Magnetic fields significantly stabilize filaments.

Outer disk filaments are more affected by shear.

Filaments with low pressure ratio tend to be gravitationally supercritical.

Abstract

Large scale phenomena in spiral galaxies such as shear, supernovae, and magnetic fields all contribute to the formation and subsequent evolution of filamentary structure and star formation within them. In this paper, we analyze the properties and dynamics of filaments in a simulated Milky Way-like galaxy from Zhao et al. 2024. Using filament and superbubble structure analysis codes, we investigate the roles of galactic shear, supernovae and superbubbles, and magnetic fields on the stability and fragmentation of filaments.
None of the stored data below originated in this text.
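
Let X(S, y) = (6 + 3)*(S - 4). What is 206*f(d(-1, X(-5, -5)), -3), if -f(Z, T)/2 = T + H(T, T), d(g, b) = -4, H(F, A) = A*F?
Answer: -2472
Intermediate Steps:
X(S, y) = -36 + 9*S (X(S, y) = 9*(-4 + S) = -36 + 9*S)
f(Z, T) = -2*T - 2*T**2 (f(Z, T) = -2*(T + T*T) = -2*(T + T**2) = -2*T - 2*T**2)
206*f(d(-1, X(-5, -5)), -3) = 206*(2*(-3)*(-1 - 1*(-3))) = 206*(2*(-3)*(-1 + 3)) = 206*(2*(-3)*2) = 206*(-12) = -2472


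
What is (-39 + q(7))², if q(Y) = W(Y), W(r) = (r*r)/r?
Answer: 1024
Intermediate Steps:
W(r) = r (W(r) = r²/r = r)
q(Y) = Y
(-39 + q(7))² = (-39 + 7)² = (-32)² = 1024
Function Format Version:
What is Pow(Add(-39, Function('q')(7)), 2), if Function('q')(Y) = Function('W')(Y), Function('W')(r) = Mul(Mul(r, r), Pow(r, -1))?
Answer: 1024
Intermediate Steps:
Function('W')(r) = r (Function('W')(r) = Mul(Pow(r, 2), Pow(r, -1)) = r)
Function('q')(Y) = Y
Pow(Add(-39, Function('q')(7)), 2) = Pow(Add(-39, 7), 2) = Pow(-32, 2) = 1024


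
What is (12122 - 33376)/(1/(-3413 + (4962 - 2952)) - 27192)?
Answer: 29819362/38150377 ≈ 0.78163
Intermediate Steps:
(12122 - 33376)/(1/(-3413 + (4962 - 2952)) - 27192) = -21254/(1/(-3413 + 2010) - 27192) = -21254/(1/(-1403) - 27192) = -21254/(-1/1403 - 27192) = -21254/(-38150377/1403) = -21254*(-1403/38150377) = 29819362/38150377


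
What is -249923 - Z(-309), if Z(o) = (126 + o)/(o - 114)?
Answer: -35239204/141 ≈ -2.4992e+5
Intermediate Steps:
Z(o) = (126 + o)/(-114 + o)
-249923 - Z(-309) = -249923 - (126 - 309)/(-114 - 309) = -249923 - (-183)/(-423) = -249923 - (-1)*(-183)/423 = -249923 - 1*61/141 = -249923 - 61/141 = -35239204/141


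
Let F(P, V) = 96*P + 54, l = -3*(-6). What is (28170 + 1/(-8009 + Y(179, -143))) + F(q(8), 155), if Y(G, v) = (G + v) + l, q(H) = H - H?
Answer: 224521919/7955 ≈ 28224.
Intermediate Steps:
l = 18
q(H) = 0
F(P, V) = 54 + 96*P
Y(G, v) = 18 + G + v (Y(G, v) = (G + v) + 18 = 18 + G + v)
(28170 + 1/(-8009 + Y(179, -143))) + F(q(8), 155) = (28170 + 1/(-8009 + (18 + 179 - 143))) + (54 + 96*0) = (28170 + 1/(-8009 + 54)) + (54 + 0) = (28170 + 1/(-7955)) + 54 = (28170 - 1/7955) + 54 = 224092349/7955 + 54 = 224521919/7955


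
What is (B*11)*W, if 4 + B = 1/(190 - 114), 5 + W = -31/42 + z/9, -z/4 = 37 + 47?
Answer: 2009799/1064 ≈ 1888.9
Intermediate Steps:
z = -336 (z = -4*(37 + 47) = -4*84 = -336)
W = -603/14 (W = -5 + (-31/42 - 336/9) = -5 + (-31*1/42 - 336*1/9) = -5 + (-31/42 - 112/3) = -5 - 533/14 = -603/14 ≈ -43.071)
B = -303/76 (B = -4 + 1/(190 - 114) = -4 + 1/76 = -303/76 ≈ -3.9868)
(B*11)*W = -303/76*11*(-603/14) = -3333/76*(-603/14) = 2009799/1064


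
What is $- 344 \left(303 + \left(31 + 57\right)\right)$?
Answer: $-134504$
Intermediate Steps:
$- 344 \left(303 + \left(31 + 57\right)\right) = - 344 \left(303 + 88\right) = \left(-344\right) 391 = -134504$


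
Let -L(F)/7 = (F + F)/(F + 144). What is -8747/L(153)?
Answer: 288651/238 ≈ 1212.8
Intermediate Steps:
L(F) = -14*F/(144 + F) (L(F) = -7*(F + F)/(F + 144) = -7*2*F/(144 + F) = -14*F/(144 + F))
-8747/L(153) = -8747/((-14*153/(144 + 153))) = -8747/((-14*153/297)) = -8747/((-14*153*1/297)) = -8747/(-238/33) = -8747*(-33/238) = 288651/238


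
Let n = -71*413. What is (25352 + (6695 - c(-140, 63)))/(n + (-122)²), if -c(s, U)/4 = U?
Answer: -32299/14439 ≈ -2.2369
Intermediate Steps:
c(s, U) = -4*U
n = -29323
(25352 + (6695 - c(-140, 63)))/(n + (-122)²) = (25352 + (6695 - (-4)*63))/(-29323 + (-122)²) = (25352 + (6695 - 1*(-252)))/(-29323 + 14884) = (25352 + (6695 + 252))/(-14439) = (25352 + 6947)*(-1/14439) = 32299*(-1/14439) = -32299/14439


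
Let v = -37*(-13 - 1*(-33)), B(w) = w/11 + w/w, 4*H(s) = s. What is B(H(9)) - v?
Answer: 32613/44 ≈ 741.20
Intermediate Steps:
H(s) = s/4
B(w) = 1 + w/11 (B(w) = w*(1/11) + 1 = w/11 + 1 = 1 + w/11)
v = -740 (v = -37*(-13 + 33) = -37*20 = -740)
B(H(9)) - v = (1 + ((¼)*9)/11) - 1*(-740) = (1 + (1/11)*(9/4)) + 740 = (1 + 9/44) + 740 = 53/44 + 740 = 32613/44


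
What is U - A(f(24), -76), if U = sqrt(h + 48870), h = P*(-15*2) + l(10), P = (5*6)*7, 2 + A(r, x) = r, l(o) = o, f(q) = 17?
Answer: -15 + 2*sqrt(10645) ≈ 191.35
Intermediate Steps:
A(r, x) = -2 + r
P = 210 (P = 30*7 = 210)
h = -6290 (h = 210*(-15*2) + 10 = 210*(-30) + 10 = -6300 + 10 = -6290)
U = 2*sqrt(10645) (U = sqrt(-6290 + 48870) = sqrt(42580) = 2*sqrt(10645) ≈ 206.35)
U - A(f(24), -76) = 2*sqrt(10645) - (-2 + 17) = 2*sqrt(10645) - 1*15 = 2*sqrt(10645) - 15 = -15 + 2*sqrt(10645)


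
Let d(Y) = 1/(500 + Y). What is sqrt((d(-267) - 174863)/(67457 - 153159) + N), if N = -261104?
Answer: I*sqrt(26028185672407212719)/9984283 ≈ 510.98*I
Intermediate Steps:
sqrt((d(-267) - 174863)/(67457 - 153159) + N) = sqrt((1/(500 - 267) - 174863)/(67457 - 153159) - 261104) = sqrt((1/233 - 174863)/(-85702) - 261104) = sqrt((1/233 - 174863)*(-1/85702) - 261104) = sqrt(-40743078/233*(-1/85702) - 261104) = sqrt(20371539/9984283 - 261104) = sqrt(-2606915856893/9984283) = I*sqrt(26028185672407212719)/9984283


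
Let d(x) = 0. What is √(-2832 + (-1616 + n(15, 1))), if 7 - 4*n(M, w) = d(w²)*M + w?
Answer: I*√17786/2 ≈ 66.682*I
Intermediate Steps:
n(M, w) = 7/4 - w/4 (n(M, w) = 7/4 - (0*M + w)/4 = 7/4 - (0 + w)/4 = 7/4 - w/4)
√(-2832 + (-1616 + n(15, 1))) = √(-2832 + (-1616 + (7/4 - ¼*1))) = √(-2832 + (-1616 + (7/4 - ¼))) = √(-2832 + (-1616 + 3/2)) = √(-2832 - 3229/2) = √(-8893/2) = I*√17786/2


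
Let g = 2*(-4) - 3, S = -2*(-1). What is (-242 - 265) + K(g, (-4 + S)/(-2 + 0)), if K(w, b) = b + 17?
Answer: -489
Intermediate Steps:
S = 2
g = -11 (g = -8 - 3 = -11)
K(w, b) = 17 + b
(-242 - 265) + K(g, (-4 + S)/(-2 + 0)) = (-242 - 265) + (17 + (-4 + 2)/(-2 + 0)) = -507 + (17 - 2/(-2)) = -507 + (17 - 2*(-½)) = -507 + (17 + 1) = -507 + 18 = -489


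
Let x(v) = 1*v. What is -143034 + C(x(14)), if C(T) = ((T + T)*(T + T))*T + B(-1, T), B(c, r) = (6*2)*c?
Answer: -132070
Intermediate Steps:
B(c, r) = 12*c
x(v) = v
C(T) = -12 + 4*T³ (C(T) = ((T + T)*(T + T))*T + 12*(-1) = ((2*T)*(2*T))*T - 12 = (4*T²)*T - 12 = 4*T³ - 12 = -12 + 4*T³)
-143034 + C(x(14)) = -143034 + (-12 + 4*14³) = -143034 + (-12 + 4*2744) = -143034 + (-12 + 10976) = -143034 + 10964 = -132070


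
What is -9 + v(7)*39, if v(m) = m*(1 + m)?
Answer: 2175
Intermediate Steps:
-9 + v(7)*39 = -9 + (7*(1 + 7))*39 = -9 + (7*8)*39 = -9 + 56*39 = -9 + 2184 = 2175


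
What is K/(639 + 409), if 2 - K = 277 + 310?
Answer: -585/1048 ≈ -0.55821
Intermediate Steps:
K = -585 (K = 2 - (277 + 310) = 2 - 1*587 = 2 - 587 = -585)
K/(639 + 409) = -585/(639 + 409) = -585/1048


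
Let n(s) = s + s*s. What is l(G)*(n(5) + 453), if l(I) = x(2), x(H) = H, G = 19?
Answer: 966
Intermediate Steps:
n(s) = s + s²
l(I) = 2
l(G)*(n(5) + 453) = 2*(5*(1 + 5) + 453) = 2*(5*6 + 453) = 2*(30 + 453) = 2*483 = 966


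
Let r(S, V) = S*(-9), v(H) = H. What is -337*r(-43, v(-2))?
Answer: -130419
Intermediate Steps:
r(S, V) = -9*S
-337*r(-43, v(-2)) = -(-3033)*(-43) = -337*387 = -130419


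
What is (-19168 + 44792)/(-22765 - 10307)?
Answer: -3203/4134 ≈ -0.77479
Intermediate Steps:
(-19168 + 44792)/(-22765 - 10307) = 25624/(-33072) = 25624*(-1/33072) = -3203/4134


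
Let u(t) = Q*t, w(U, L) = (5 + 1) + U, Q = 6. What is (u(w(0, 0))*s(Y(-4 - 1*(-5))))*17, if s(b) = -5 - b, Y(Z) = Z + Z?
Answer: -4284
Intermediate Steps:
w(U, L) = 6 + U
u(t) = 6*t
Y(Z) = 2*Z
(u(w(0, 0))*s(Y(-4 - 1*(-5))))*17 = ((6*(6 + 0))*(-5 - 2*(-4 - 1*(-5))))*17 = ((6*6)*(-5 - 2*(-4 + 5)))*17 = (36*(-5 - 2))*17 = (36*(-7))*17 = -252*17 = -4284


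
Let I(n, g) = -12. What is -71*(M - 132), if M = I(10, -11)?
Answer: 10224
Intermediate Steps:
M = -12
-71*(M - 132) = -71*(-12 - 132) = -71*(-144) = 10224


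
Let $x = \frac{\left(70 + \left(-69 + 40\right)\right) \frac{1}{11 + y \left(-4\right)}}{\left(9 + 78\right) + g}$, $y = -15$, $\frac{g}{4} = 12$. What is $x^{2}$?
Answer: $\frac{1681}{91872225} \approx 1.8297 \cdot 10^{-5}$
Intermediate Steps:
$g = 48$ ($g = 4 \cdot 12 = 48$)
$x = \frac{41}{9585}$ ($x = \frac{\left(70 + \left(-69 + 40\right)\right) \frac{1}{11 - -60}}{\left(9 + 78\right) + 48} = \frac{\left(70 - 29\right) \frac{1}{11 + 60}}{87 + 48} = \frac{41 \cdot \frac{1}{71}}{135} = 41 \cdot \frac{1}{71} \cdot \frac{1}{135} = \frac{41}{71} \cdot \frac{1}{135} = \frac{41}{9585} \approx 0.0042775$)
$x^{2} = \left(\frac{41}{9585}\right)^{2} = \frac{1681}{91872225}$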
We find that local shear has little effect on filament stability and the largest structures at outer radii of the disk may be more likely to be dissipated by shear than supernovae. Filaments are largely parallel to the magnetic field, which plays a significant role in filament stability. By measuring the ratio of surface pressure on a filament to that on its central spine, $\chi_f=P_{surf}/P_{central}$, we find that filaments with $\chi_f \le 1$ are dominated by their own self gravity and have a strong tendency to be gravitationally supercritical, whereas those with $\chi_f > 1$ are either transitory or in the act of being formed. Finally, we investigate the role of ISM pressure on filament dynamics and stability as a function of galactic radius, finding considerable changes in filament stability and the accompanying star formation rates in the inner versus outer regions of the disk.